Critics who charge that the current generation of college students has failed to engage the affairs of the nation miss the mark, according to William and Mary senior Angela Perkey. Citing specifically an op-ed “Generation Q”—“Q” for quiet—written by Thomas Friedman that appeared in the New York Times, Perkey said assumptions that her peers, in the words of Friedman, “may be too quiet, too online, for [their] own good, and for the country’s good,” fail to take account for the fact that placard-carrying, slogan-shouting tactics favored by previous generations accomplish little.
“Just because we don’t protest, we don’t take a stand verbally, does not mean we are not engaged,” Perkey said. “Instead of just speaking up or going to a protest, our generation acts. We get out there and … we solve the problems that we see facing our community and our generation. Actions speak louder than words.”
Perkey, who very much is a product of the service-learning culture at William and Mary, has acted. Last year, fresh from a service-grant funded research project that tackled the issue of obesity in her hometown of Nashville, Tenn., she founded Students Serve, an organization that provides similar grants to help undergraduates at other universities apply the service-learning model. In Austin, Texas, one student is using a Students Serve grant to address youth violence by offering art creation as a non-aggressive outlet; in Raleigh, N.C., another student has created a medical rehabilitation service that is acquiring equipment—power wheelchairs and walkers—from local hospitals and refurbishing them prior to distribution to low-income residents. The common thread is each is forging academic knowledge with civic engagement to effect change, Perkey said.

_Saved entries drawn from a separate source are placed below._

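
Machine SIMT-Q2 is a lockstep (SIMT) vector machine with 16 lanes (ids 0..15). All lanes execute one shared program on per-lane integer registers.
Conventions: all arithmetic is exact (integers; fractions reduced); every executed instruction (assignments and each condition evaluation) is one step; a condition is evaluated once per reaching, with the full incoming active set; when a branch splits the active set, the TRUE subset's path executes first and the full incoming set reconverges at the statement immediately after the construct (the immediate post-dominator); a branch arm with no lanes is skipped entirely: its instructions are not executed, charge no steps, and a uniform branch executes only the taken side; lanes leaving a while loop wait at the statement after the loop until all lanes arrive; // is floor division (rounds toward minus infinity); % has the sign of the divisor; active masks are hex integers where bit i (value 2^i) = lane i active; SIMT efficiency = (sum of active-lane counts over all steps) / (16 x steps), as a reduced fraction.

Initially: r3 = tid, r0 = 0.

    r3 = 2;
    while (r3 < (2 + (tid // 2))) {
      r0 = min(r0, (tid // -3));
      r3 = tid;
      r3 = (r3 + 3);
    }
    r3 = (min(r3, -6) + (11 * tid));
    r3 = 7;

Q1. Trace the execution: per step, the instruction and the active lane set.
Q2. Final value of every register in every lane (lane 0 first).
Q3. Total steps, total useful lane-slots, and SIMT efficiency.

step 0: r3 <- 2                      0xffff
step 1: eval (r3 < (2 + (tid // 2))) 0xffff
step 2: r0 <- min(r0, (tid // -3))   0xfffc
step 3: r3 <- tid                    0xfffc
step 4: r3 <- (r3 + 3)               0xfffc
step 5: eval (r3 < (2 + (tid // 2))) 0xfffc
step 6: r3 <- (min(r3, -6) + (11 * tid)) 0xffff
step 7: r3 <- 7                      0xffff

Answer: 8 steps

r3: 7,7,7,7,7,7,7,7,7,7,7,7,7,7,7,7
r0: 0,0,-1,-1,-2,-2,-2,-3,-3,-3,-4,-4,-4,-5,-5,-5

steps = 8; useful = 120; efficiency = 120/128 = 15/16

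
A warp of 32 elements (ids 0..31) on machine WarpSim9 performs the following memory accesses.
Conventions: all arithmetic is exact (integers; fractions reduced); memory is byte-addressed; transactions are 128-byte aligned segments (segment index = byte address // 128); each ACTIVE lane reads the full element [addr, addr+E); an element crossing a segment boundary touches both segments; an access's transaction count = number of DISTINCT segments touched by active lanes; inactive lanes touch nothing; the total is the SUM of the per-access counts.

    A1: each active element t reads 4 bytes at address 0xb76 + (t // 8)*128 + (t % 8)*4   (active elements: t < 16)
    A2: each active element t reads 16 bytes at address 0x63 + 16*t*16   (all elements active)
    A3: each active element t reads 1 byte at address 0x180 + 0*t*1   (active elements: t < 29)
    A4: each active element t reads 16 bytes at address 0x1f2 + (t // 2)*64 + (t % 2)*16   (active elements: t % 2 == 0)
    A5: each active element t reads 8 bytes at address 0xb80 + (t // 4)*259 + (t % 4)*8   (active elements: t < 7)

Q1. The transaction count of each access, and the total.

A1: 3 transactions
A2: 32 transactions
A3: 1 transaction
A4: 9 transactions
A5: 2 transactions

Answer: 3,32,1,9,2; total 47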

Students Serve, which is entering its second year, is fully directed by undergraduates at the College of William and Mary, a fact that brings it incredible vitality but that also has proven a fundraising liability. Perkey is frustrated by the fact that, despite an early grant from MTV, the organization was able to approve only two projects out of nearly 100 that were submitted. “Sometimes it’s difficult to convince donors, other non-profit leaders, to have faith in us because we are young and we don’t have 20 years of experience, but we work 20 times as hard in order to acquire that experience,” she said.

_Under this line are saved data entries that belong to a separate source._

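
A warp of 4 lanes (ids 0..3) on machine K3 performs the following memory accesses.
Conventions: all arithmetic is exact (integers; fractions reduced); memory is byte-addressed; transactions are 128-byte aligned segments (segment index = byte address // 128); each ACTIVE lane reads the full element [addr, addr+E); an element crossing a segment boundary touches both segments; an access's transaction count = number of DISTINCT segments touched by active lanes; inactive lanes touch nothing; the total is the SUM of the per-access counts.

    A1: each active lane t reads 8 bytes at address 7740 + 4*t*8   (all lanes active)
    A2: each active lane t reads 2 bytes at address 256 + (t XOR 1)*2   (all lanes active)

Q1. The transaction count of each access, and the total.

A1: 2 transactions
A2: 1 transaction

Answer: 2,1; total 3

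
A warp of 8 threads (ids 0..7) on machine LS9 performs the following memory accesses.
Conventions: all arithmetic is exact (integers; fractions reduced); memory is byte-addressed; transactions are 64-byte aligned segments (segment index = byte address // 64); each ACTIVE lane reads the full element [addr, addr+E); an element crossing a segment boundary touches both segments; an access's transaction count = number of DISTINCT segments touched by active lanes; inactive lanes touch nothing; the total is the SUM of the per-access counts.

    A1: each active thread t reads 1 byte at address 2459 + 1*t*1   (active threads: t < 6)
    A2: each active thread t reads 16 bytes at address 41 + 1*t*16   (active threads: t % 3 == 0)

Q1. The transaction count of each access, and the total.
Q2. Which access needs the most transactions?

A1: 1 transaction
A2: 3 transactions

Answer: 1,3; total 4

Answer: A2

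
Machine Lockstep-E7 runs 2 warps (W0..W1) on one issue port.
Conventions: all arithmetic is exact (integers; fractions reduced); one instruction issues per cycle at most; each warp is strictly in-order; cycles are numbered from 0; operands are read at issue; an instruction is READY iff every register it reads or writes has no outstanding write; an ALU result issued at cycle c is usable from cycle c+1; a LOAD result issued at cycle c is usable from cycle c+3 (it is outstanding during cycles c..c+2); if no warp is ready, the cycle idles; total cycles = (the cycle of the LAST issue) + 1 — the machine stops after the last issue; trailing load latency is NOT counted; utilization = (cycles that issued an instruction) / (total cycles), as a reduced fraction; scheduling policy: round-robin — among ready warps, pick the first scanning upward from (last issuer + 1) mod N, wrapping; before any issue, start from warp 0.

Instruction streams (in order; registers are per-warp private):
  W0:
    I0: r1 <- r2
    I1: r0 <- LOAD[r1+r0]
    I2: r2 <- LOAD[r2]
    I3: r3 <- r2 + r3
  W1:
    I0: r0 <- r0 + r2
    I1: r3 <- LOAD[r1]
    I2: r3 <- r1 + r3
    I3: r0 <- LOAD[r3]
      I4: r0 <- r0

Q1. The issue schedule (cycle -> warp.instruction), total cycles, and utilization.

cycle 0: W0.I0
cycle 1: W1.I0
cycle 2: W0.I1
cycle 3: W1.I1
cycle 4: W0.I2
cycle 5: idle
cycle 6: W1.I2
cycle 7: W0.I3
cycle 8: W1.I3
cycle 9: idle
cycle 10: idle
cycle 11: W1.I4

Answer: 12 cycles, utilization 3/4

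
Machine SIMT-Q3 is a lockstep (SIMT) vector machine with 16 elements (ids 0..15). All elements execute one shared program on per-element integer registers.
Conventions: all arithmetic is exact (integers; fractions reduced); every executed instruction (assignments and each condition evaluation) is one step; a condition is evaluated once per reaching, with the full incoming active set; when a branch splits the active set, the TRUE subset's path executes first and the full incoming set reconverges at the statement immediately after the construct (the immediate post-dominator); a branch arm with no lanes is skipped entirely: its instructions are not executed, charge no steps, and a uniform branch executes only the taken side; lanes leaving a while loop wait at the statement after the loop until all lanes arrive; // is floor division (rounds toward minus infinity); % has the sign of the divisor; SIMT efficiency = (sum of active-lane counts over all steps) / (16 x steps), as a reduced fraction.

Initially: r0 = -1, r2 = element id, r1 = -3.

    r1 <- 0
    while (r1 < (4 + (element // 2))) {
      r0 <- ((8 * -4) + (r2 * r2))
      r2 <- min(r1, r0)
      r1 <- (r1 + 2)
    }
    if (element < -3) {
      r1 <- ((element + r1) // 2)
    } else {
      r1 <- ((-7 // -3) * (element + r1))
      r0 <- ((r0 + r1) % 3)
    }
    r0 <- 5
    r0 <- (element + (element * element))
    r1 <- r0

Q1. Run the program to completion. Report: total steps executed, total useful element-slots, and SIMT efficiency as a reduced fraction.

Answer: 32 steps, 384 useful, 3/4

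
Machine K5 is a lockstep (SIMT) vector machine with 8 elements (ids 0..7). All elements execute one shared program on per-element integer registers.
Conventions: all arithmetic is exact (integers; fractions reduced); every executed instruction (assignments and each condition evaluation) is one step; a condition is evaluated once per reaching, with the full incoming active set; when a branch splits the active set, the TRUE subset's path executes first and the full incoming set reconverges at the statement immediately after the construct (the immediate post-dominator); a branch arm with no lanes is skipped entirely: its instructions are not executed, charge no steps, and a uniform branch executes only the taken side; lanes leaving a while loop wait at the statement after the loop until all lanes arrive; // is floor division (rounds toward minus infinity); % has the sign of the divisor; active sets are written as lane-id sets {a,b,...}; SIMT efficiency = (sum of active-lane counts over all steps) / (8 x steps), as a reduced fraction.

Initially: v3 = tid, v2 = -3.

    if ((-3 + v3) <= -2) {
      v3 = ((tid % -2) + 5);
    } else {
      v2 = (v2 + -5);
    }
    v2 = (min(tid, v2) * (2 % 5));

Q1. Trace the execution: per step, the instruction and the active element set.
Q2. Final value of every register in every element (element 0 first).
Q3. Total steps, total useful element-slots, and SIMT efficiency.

step 0: eval ((-3 + v3) <= -2)       {0,1,2,3,4,5,6,7}
step 1: v3 <- ((tid % -2) + 5)       {0,1}
step 2: v2 <- (v2 + -5)              {2,3,4,5,6,7}
step 3: v2 <- (min(tid, v2) * (2 % 5)) {0,1,2,3,4,5,6,7}

Answer: 4 steps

v3: 5,4,2,3,4,5,6,7
v2: -6,-6,-16,-16,-16,-16,-16,-16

steps = 4; useful = 24; efficiency = 24/32 = 3/4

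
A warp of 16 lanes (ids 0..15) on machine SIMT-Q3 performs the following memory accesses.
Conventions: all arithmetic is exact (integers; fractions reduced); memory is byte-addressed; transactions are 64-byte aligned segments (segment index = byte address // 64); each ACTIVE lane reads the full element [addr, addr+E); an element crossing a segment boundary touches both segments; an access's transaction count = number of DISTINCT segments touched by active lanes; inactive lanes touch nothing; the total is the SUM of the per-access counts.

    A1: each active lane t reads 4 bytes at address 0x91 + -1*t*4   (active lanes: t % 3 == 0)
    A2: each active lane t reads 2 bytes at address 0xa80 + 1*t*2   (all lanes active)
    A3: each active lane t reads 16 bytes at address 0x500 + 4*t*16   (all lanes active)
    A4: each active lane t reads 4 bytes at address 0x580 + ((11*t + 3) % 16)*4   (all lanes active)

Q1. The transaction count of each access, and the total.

A1: 2 transactions
A2: 1 transaction
A3: 16 transactions
A4: 1 transaction

Answer: 2,1,16,1; total 20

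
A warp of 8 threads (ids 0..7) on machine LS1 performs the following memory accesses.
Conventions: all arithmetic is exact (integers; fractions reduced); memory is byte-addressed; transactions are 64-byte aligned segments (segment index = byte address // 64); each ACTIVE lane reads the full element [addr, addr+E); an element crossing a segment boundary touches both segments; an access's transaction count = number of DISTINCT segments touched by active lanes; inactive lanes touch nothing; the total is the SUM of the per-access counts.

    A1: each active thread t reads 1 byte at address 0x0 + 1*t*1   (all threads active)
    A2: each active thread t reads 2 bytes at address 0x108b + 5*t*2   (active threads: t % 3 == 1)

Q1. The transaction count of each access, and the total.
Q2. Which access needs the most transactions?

A1: 1 transaction
A2: 2 transactions

Answer: 1,2; total 3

Answer: A2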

Even as they prepare to approve additional grants this month, the directors of Students Serve are doggedly working to solicit funds to extend service-learning opportunities. They are employing both Web-specific and traditional marketing strategies to get their word out, and they are networking with strategic university-centered groups to help others grasp the service-learning vision.

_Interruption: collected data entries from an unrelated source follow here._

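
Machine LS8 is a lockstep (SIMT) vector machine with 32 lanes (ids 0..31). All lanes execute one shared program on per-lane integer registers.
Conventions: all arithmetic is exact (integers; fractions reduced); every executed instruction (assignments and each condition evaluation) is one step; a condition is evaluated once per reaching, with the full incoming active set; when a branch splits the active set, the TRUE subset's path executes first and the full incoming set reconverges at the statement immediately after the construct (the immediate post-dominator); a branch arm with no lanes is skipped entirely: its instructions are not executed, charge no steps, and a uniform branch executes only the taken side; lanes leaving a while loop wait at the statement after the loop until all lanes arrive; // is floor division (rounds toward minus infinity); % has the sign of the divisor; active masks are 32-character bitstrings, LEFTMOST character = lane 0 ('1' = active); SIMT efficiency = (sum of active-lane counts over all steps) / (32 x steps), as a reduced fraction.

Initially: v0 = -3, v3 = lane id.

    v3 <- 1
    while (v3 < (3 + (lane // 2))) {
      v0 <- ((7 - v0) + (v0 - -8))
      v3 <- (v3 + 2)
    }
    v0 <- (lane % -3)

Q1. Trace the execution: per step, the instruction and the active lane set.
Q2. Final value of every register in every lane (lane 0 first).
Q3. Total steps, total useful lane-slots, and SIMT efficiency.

step 0: v3 <- 1                      11111111111111111111111111111111
step 1: eval (v3 < (3 + (lane // 2))) 11111111111111111111111111111111
step 2: v0 <- ((7 - v0) + (v0 - -8)) 11111111111111111111111111111111
step 3: v3 <- (v3 + 2)               11111111111111111111111111111111
step 4: eval (v3 < (3 + (lane // 2))) 11111111111111111111111111111111
step 5: v0 <- ((7 - v0) + (v0 - -8)) 00111111111111111111111111111111
step 6: v3 <- (v3 + 2)               00111111111111111111111111111111
step 7: eval (v3 < (3 + (lane // 2))) 00111111111111111111111111111111
step 8: v0 <- ((7 - v0) + (v0 - -8)) 00000011111111111111111111111111
step 9: v3 <- (v3 + 2)               00000011111111111111111111111111
step 10: eval (v3 < (3 + (lane // 2))) 00000011111111111111111111111111
step 11: v0 <- ((7 - v0) + (v0 - -8)) 00000000001111111111111111111111
step 12: v3 <- (v3 + 2)               00000000001111111111111111111111
step 13: eval (v3 < (3 + (lane // 2))) 00000000001111111111111111111111
step 14: v0 <- ((7 - v0) + (v0 - -8)) 00000000000000111111111111111111
step 15: v3 <- (v3 + 2)               00000000000000111111111111111111
step 16: eval (v3 < (3 + (lane // 2))) 00000000000000111111111111111111
step 17: v0 <- ((7 - v0) + (v0 - -8)) 00000000000000000011111111111111
step 18: v3 <- (v3 + 2)               00000000000000000011111111111111
step 19: eval (v3 < (3 + (lane // 2))) 00000000000000000011111111111111
step 20: v0 <- ((7 - v0) + (v0 - -8)) 00000000000000000000001111111111
step 21: v3 <- (v3 + 2)               00000000000000000000001111111111
step 22: eval (v3 < (3 + (lane // 2))) 00000000000000000000001111111111
step 23: v0 <- ((7 - v0) + (v0 - -8)) 00000000000000000000000000111111
step 24: v3 <- (v3 + 2)               00000000000000000000000000111111
step 25: eval (v3 < (3 + (lane // 2))) 00000000000000000000000000111111
step 26: v0 <- ((7 - v0) + (v0 - -8)) 00000000000000000000000000000011
step 27: v3 <- (v3 + 2)               00000000000000000000000000000011
step 28: eval (v3 < (3 + (lane // 2))) 00000000000000000000000000000011
step 29: v0 <- (lane % -3)            11111111111111111111111111111111

Answer: 30 steps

v0: 0,-2,-1,0,-2,-1,0,-2,-1,0,-2,-1,0,-2,-1,0,-2,-1,0,-2,-1,0,-2,-1,0,-2,-1,0,-2,-1,0,-2
v3: 3,3,5,5,5,5,7,7,7,7,9,9,9,9,11,11,11,11,13,13,13,13,15,15,15,15,17,17,17,17,19,19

steps = 30; useful = 576; efficiency = 576/960 = 3/5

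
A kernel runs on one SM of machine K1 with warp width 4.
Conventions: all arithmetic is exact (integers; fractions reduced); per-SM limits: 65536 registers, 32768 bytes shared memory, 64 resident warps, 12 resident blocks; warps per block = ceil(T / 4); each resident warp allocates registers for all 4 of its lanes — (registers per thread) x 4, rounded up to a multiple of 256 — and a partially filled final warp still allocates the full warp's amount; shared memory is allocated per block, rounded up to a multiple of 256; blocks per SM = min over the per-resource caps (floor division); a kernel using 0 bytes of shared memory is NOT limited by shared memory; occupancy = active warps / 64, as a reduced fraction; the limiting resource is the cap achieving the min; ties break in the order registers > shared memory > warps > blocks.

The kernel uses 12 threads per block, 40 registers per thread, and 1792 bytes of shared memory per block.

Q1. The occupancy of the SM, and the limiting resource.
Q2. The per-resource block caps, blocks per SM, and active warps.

Answer: occupancy 9/16, limited by blocks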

“What we really want to do is to get service-learning outside of the academic ivory tower,” Perkey said. She suggested that the term, in itself, is a liability—“it is hyphenated, it is long, and it doesn’t really give individuals a sense of what it means to serve a community with academic knowledge.” Although group members played with other phrases—“We thought about ‘smart-learning,’” Perkey said—they remain committed to the inherent power of the model and to its rightness for their peers.
“Protesting can only go so far,” Perkey explained. “If you aren’t in political power—and college students are not—you can only do so much, but with service-learning, you have the ability to use your convictions and act upon them to create change. That to me, and to our generation, is much more valuable.”